- On June 23, 2019
I recently attended a fantastic talk sponsored by APABA-SV featuring Linda Lee, Manager of Career Development at Wilson Sonsini. A Stanford Law grad and former WSGR associate herself, she has coached over 200 associates at the firm. She explained what coaches do: coaches help clients set and achieve professional goals after understanding their values, strengths, weaknesses, and resources. With guidance, clients craft a personalized strategy to achieve their goals, which could be navigating office politics, figuring out how to proceed after major life event, exploring career options, etc.
Five good take-aways from a top coach:
- For a long-term fit, your job must fit who you are. Law students should think about paths they want to go down given their likes and dislikes. For example, if you hate conflict, avoid a litigation job or one requiring tense negotiations. As you progress in your career, continue assessing what you are good at and what you want to leave behind. As an associate, for instance, if you love structure but hate representing startup clients with their erratic demands, consider moving to a public company practice. At every level, map out where you want to go after taking into account your strengths, weaknesses, skills, and values.

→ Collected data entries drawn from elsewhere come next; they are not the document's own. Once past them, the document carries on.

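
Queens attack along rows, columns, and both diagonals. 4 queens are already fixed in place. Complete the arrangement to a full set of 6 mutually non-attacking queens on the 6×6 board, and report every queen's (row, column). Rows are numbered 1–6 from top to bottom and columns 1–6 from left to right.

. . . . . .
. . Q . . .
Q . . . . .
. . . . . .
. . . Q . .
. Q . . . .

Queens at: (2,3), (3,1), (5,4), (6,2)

Row 1: attacked by (2,3)→{2,3,4}; (3,1)→{1,3}; (5,4)→{4}; (6,2)→{2}. Safe: 5, 6. Place at column 5.
Row 4: attacked by (1,5)→{2,5}; (2,3)→{1,3,5}; (3,1)→{1,2}; (5,4)→{3,4,5}; (6,2)→{2,4}. Safe: 6. Place at column 6.
Columns [5, 3, 1, 6, 4, 2], r−c [-4, -1, 2, -2, 1, 4], r+c [6, 5, 4, 10, 9, 8] are all distinct, so no two queens attack.

(1,5) (2,3) (3,1) (4,6) (5,4) (6,2)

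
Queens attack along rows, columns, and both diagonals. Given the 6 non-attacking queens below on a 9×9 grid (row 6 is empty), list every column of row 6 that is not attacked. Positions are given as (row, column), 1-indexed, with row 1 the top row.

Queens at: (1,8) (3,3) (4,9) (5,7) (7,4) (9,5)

columns 1

(1,8) attacks row 6 at column 8 and diagonals 3.
(3,3) attacks row 6 at column 3 and diagonals 6.
(4,9) attacks row 6 at column 9 and diagonals 7.
(5,7) attacks row 6 at column 7 and diagonals 6, 8.
(7,4) attacks row 6 at column 4 and diagonals 3, 5.
(9,5) attacks row 6 at column 5 and diagonals 2, 8.
Attacked columns: {2, 3, 4, 5, 6, 7, 8, 9}. Safe: {1}.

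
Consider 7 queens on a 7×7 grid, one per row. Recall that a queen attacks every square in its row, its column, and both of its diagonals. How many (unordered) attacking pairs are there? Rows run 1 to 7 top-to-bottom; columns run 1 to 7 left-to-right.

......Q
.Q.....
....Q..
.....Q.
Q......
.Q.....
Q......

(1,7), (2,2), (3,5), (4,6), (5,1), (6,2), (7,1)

10

Same column: (2,2)–(6,2) (column 2); (5,1)–(7,1) (column 1).
Same diagonal: (1,7)–(3,5) (|1−3| = |7−5| = 2); (1,7)–(6,2) (|1−6| = |7−2| = 5); (1,7)–(7,1) (|1−7| = |7−1| = 6); (3,5)–(4,6) (|3−4| = |5−6| = 1); (3,5)–(6,2) (|3−6| = |5−2| = 3); (3,5)–(7,1) (|3−7| = |5−1| = 4); (5,1)–(6,2) (|5−6| = |1−2| = 1); (6,2)–(7,1) (|6−7| = |2−1| = 1).
Total attacking pairs: 10.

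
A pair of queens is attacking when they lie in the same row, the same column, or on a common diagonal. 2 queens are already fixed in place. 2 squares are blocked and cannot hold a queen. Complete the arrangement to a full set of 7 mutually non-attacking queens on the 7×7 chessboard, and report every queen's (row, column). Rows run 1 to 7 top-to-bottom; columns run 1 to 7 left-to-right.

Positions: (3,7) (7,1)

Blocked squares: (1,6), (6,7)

Row 1: attacked by (3,7)→{5,7}; (7,1)→{1,7}. Blocked: 6. Safe: 2, 3, 4. Place at column 3.
Row 2: attacked by (1,3)→{2,3,4}; (3,7)→{6,7}; (7,1)→{1,6}. Safe: 5. Place at column 5.
Row 4: attacked by (1,3)→{3,6}; (2,5)→{3,5,7}; (3,7)→{6,7}; (7,1)→{1,4}. Safe: 2. Place at column 2.
Row 5: attacked by (1,3)→{3,7}; (2,5)→{2,5}; (3,7)→{5,7}; (4,2)→{1,2,3}; (7,1)→{1,3}. Safe: 4, 6. Place at column 4.
Row 6: attacked by (1,3)→{3}; (2,5)→{1,5}; (3,7)→{4,7}; (4,2)→{2,4}; (5,4)→{3,4,5}; (7,1)→{1,2}. Blocked: 7. Safe: 6. Place at column 6.
Columns [3, 5, 7, 2, 4, 6, 1], r−c [-2, -3, -4, 2, 1, 0, 6], r+c [4, 7, 10, 6, 9, 12, 8] are all distinct, so no two queens attack.

(1,3) (2,5) (3,7) (4,2) (5,4) (6,6) (7,1)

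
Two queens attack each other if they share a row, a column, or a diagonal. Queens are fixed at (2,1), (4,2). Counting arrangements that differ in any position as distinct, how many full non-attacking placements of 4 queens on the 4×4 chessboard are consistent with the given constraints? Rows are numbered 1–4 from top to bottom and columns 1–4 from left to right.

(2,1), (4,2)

1

Branch on row 1: col 3 → 1; col 4 → 0.
Sum: 1 + 0 = 1.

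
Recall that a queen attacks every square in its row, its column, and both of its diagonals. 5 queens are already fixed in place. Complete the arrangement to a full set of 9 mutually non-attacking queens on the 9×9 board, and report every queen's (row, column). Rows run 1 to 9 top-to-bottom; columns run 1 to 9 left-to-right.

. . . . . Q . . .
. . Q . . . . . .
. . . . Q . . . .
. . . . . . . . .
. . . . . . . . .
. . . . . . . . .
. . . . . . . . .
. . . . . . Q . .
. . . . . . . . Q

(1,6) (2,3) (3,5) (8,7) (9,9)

(1,6) (2,3) (3,5) (4,8) (5,1) (6,4) (7,2) (8,7) (9,9)

Row 4: attacked by (1,6)→{3,6,9}; (2,3)→{1,3,5}; (3,5)→{4,5,6}; (8,7)→{3,7}; (9,9)→{4,9}. Safe: 2, 8. Place at column 8.
Row 5: attacked by (1,6)→{2,6}; (2,3)→{3,6}; (3,5)→{3,5,7}; (4,8)→{7,8,9}; (8,7)→{4,7}; (9,9)→{5,9}. Safe: 1. Place at column 1.
Row 6: attacked by (1,6)→{1,6}; (2,3)→{3,7}; (3,5)→{2,5,8}; (4,8)→{6,8}; (5,1)→{1,2}; (8,7)→{5,7,9}; (9,9)→{6,9}. Safe: 4. Place at column 4.
Row 7: attacked by (1,6)→{6}; (2,3)→{3,8}; (3,5)→{1,5,9}; (4,8)→{5,8}; (5,1)→{1,3}; (6,4)→{3,4,5}; (8,7)→{6,7,8}; (9,9)→{7,9}. Safe: 2. Place at column 2.
Columns [6, 3, 5, 8, 1, 4, 2, 7, 9], r−c [-5, -1, -2, -4, 4, 2, 5, 1, 0], r+c [7, 5, 8, 12, 6, 10, 9, 15, 18] are all distinct, so no two queens attack.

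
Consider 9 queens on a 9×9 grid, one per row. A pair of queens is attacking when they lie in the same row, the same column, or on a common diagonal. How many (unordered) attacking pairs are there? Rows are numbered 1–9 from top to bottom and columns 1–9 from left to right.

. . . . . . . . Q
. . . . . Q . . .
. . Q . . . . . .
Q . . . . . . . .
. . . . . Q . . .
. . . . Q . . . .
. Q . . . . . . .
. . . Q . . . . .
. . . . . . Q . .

2

Same column: (2,6)–(5,6) (column 6).
Same diagonal: (5,6)–(6,5) (|5−6| = |6−5| = 1).
Total attacking pairs: 2.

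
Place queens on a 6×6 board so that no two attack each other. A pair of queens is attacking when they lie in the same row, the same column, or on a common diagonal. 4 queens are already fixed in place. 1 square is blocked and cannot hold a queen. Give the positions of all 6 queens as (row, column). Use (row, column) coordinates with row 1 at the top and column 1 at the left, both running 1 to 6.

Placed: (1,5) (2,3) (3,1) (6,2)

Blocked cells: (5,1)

Row 4: attacked by (1,5)→{2,5}; (2,3)→{1,3,5}; (3,1)→{1,2}; (6,2)→{2,4}. Safe: 6. Place at column 6.
Row 5: attacked by (1,5)→{1,5}; (2,3)→{3,6}; (3,1)→{1,3}; (4,6)→{5,6}; (6,2)→{1,2,3}. Blocked: 1. Safe: 4. Place at column 4.
Columns [5, 3, 1, 6, 4, 2], r−c [-4, -1, 2, -2, 1, 4], r+c [6, 5, 4, 10, 9, 8] are all distinct, so no two queens attack.

(1,5) (2,3) (3,1) (4,6) (5,4) (6,2)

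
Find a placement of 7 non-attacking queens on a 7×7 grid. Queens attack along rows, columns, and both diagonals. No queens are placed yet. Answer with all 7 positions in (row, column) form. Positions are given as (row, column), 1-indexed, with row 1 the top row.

(1,2) (2,6) (3,3) (4,7) (5,4) (6,1) (7,5)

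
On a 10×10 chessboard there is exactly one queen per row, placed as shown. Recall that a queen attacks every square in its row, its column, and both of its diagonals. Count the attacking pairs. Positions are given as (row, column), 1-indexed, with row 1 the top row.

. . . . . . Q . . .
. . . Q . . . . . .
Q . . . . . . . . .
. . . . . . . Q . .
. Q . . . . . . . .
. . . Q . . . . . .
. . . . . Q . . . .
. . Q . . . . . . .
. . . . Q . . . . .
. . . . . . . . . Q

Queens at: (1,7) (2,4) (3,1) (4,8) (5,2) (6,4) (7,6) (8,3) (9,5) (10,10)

Same column: (2,4)–(6,4) (column 4).
Same diagonal: (3,1)–(6,4) (|3−6| = |1−4| = 3).
Total attacking pairs: 2.

2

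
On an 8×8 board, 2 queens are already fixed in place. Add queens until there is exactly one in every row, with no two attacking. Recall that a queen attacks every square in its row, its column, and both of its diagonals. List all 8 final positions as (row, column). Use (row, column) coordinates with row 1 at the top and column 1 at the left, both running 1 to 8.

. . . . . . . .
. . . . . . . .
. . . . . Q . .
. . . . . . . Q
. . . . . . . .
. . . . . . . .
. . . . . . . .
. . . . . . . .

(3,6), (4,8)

Row 1: attacked by (3,6)→{4,6,8}; (4,8)→{5,8}. Safe: 1, 2, 3, 7. Place at column 2.
Row 2: attacked by (1,2)→{1,2,3}; (3,6)→{5,6,7}; (4,8)→{6,8}. Safe: 4. Place at column 4.
Row 5: attacked by (1,2)→{2,6}; (2,4)→{1,4,7}; (3,6)→{4,6,8}; (4,8)→{7,8}. Safe: 3, 5. Place at column 3.
Row 6: attacked by (1,2)→{2,7}; (2,4)→{4,8}; (3,6)→{3,6}; (4,8)→{6,8}; (5,3)→{2,3,4}. Safe: 1, 5. Place at column 1.
Row 7: attacked by (1,2)→{2,8}; (2,4)→{4}; (3,6)→{2,6}; (4,8)→{5,8}; (5,3)→{1,3,5}; (6,1)→{1,2}. Safe: 7. Place at column 7.
Row 8: attacked by (1,2)→{2}; (2,4)→{4}; (3,6)→{1,6}; (4,8)→{4,8}; (5,3)→{3,6}; (6,1)→{1,3}; (7,7)→{6,7,8}. Safe: 5. Place at column 5.
Columns [2, 4, 6, 8, 3, 1, 7, 5], r−c [-1, -2, -3, -4, 2, 5, 0, 3], r+c [3, 6, 9, 12, 8, 7, 14, 13] are all distinct, so no two queens attack.

(1,2) (2,4) (3,6) (4,8) (5,3) (6,1) (7,7) (8,5)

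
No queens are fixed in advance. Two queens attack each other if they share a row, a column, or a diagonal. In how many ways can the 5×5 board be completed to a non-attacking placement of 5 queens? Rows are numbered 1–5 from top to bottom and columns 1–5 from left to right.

10

Branch on row 1: col 1 → 2; col 2 → 2; col 3 → 2; col 4 → 2; col 5 → 2.
Sum: 2 + 2 + 2 + 2 + 2 = 10.
(This is the classic 5-queens count.)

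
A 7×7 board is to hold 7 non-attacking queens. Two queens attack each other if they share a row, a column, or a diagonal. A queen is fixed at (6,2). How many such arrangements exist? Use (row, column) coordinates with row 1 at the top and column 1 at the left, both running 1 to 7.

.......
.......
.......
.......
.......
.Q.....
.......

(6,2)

4

Branch on row 1: col 1 → 1; col 3 → 1; col 4 → 0; col 5 → 1; col 6 → 1.
Sum: 1 + 1 + 0 + 1 + 1 = 4.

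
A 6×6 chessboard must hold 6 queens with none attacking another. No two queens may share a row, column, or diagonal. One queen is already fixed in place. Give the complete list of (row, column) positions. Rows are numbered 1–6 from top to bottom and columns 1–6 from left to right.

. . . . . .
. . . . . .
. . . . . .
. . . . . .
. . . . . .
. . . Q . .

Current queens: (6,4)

(1,3) (2,6) (3,2) (4,5) (5,1) (6,4)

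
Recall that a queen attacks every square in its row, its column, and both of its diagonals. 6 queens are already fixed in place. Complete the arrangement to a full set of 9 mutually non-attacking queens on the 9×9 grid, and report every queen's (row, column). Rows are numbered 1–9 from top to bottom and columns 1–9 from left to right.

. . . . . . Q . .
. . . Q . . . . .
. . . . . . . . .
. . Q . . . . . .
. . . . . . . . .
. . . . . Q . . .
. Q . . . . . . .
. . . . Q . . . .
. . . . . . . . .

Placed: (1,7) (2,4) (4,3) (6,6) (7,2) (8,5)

Row 3: attacked by (1,7)→{5,7,9}; (2,4)→{3,4,5}; (4,3)→{2,3,4}; (6,6)→{3,6,9}; (7,2)→{2,6}; (8,5)→{5}. Safe: 1, 8. Place at column 8.
Row 5: attacked by (1,7)→{3,7}; (2,4)→{1,4,7}; (3,8)→{6,8}; (4,3)→{2,3,4}; (6,6)→{5,6,7}; (7,2)→{2,4}; (8,5)→{2,5,8}. Safe: 9. Place at column 9.
Row 9: attacked by (1,7)→{7}; (2,4)→{4}; (3,8)→{2,8}; (4,3)→{3,8}; (5,9)→{5,9}; (6,6)→{3,6,9}; (7,2)→{2,4}; (8,5)→{4,5,6}. Safe: 1. Place at column 1.
Columns [7, 4, 8, 3, 9, 6, 2, 5, 1], r−c [-6, -2, -5, 1, -4, 0, 5, 3, 8], r+c [8, 6, 11, 7, 14, 12, 9, 13, 10] are all distinct, so no two queens attack.

(1,7) (2,4) (3,8) (4,3) (5,9) (6,6) (7,2) (8,5) (9,1)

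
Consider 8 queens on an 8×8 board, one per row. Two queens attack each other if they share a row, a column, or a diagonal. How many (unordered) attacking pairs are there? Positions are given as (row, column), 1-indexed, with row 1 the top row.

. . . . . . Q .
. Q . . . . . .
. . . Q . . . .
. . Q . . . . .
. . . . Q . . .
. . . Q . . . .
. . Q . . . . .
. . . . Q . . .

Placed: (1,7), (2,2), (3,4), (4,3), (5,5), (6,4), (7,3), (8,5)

8

Same column: (3,4)–(6,4) (column 4); (4,3)–(7,3) (column 3); (5,5)–(8,5) (column 5).
Same diagonal: (2,2)–(5,5) (|2−5| = |2−5| = 3); (3,4)–(4,3) (|3−4| = |4−3| = 1); (5,5)–(6,4) (|5−6| = |5−4| = 1); (5,5)–(7,3) (|5−7| = |5−3| = 2); (6,4)–(7,3) (|6−7| = |4−3| = 1).
Total attacking pairs: 8.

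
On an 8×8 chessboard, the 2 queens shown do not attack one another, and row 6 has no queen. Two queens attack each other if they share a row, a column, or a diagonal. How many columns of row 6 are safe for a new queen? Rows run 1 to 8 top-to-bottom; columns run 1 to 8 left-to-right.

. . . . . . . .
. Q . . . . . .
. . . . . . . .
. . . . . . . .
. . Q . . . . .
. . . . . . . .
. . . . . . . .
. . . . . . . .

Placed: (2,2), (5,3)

(2,2) attacks row 6 at column 2 and diagonals 6.
(5,3) attacks row 6 at column 3 and diagonals 2, 4.
Attacked columns: {2, 3, 4, 6}. Safe: {1, 5, 7, 8}.

4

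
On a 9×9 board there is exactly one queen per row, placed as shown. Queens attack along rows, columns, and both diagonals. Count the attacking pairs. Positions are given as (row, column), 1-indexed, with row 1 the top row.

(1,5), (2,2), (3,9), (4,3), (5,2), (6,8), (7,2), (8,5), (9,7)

6

Same column: (1,5)–(8,5) (column 5); (2,2)–(5,2) (column 2); (2,2)–(7,2) (column 2); (5,2)–(7,2) (column 2).
Same diagonal: (4,3)–(5,2) (|4−5| = |3−2| = 1); (5,2)–(8,5) (|5−8| = |2−5| = 3).
Total attacking pairs: 6.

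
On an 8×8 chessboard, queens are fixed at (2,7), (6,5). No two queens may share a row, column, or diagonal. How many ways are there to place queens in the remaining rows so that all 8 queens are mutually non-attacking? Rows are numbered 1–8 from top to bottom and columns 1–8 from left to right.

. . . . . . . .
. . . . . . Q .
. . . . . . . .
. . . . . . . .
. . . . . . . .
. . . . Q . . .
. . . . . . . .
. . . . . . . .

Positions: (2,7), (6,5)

2

Branch on row 1: col 1 → 0; col 2 → 1; col 3 → 0; col 4 → 1.
Sum: 0 + 1 + 0 + 1 = 2.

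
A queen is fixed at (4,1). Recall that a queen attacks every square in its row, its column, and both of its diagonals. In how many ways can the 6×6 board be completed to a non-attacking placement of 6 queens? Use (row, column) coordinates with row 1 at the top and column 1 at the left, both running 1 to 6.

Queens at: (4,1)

1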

- Leverage your performance review to assess your strengths and weaknesses. These annual reviews can troubleshoot for skills you need to develop, e.g., executive presence. (And you can always engage a coach to help you with those problem areas.)
- Need a coach? Some companies like Adobe and Google provide coaching services *free* to managers and high achievers. Many law firms (like Wilson Sonsini) also provide them to associates.
- Look for coaches with “International Coach Federation” certification, which requires that they abide by industry-standard ethics and coaching guidelines. You can save money by getting a new coach who has met ICF requirements but still needs to meet an hourly minimum of coaching clients.
- Identify your goals, and work towards them, no matter how small that first step is. Want to change practice groups? Start by asking one person how he or she did it. Want to move in-house? Go to one event populated by people in an area you want to be in. Want to make a change at work? Identify the power players first (then figure out what you need to ask from them, how to frame your requests, and make the ask!). Do take that first step, however small, in the direction of wherever you want to go.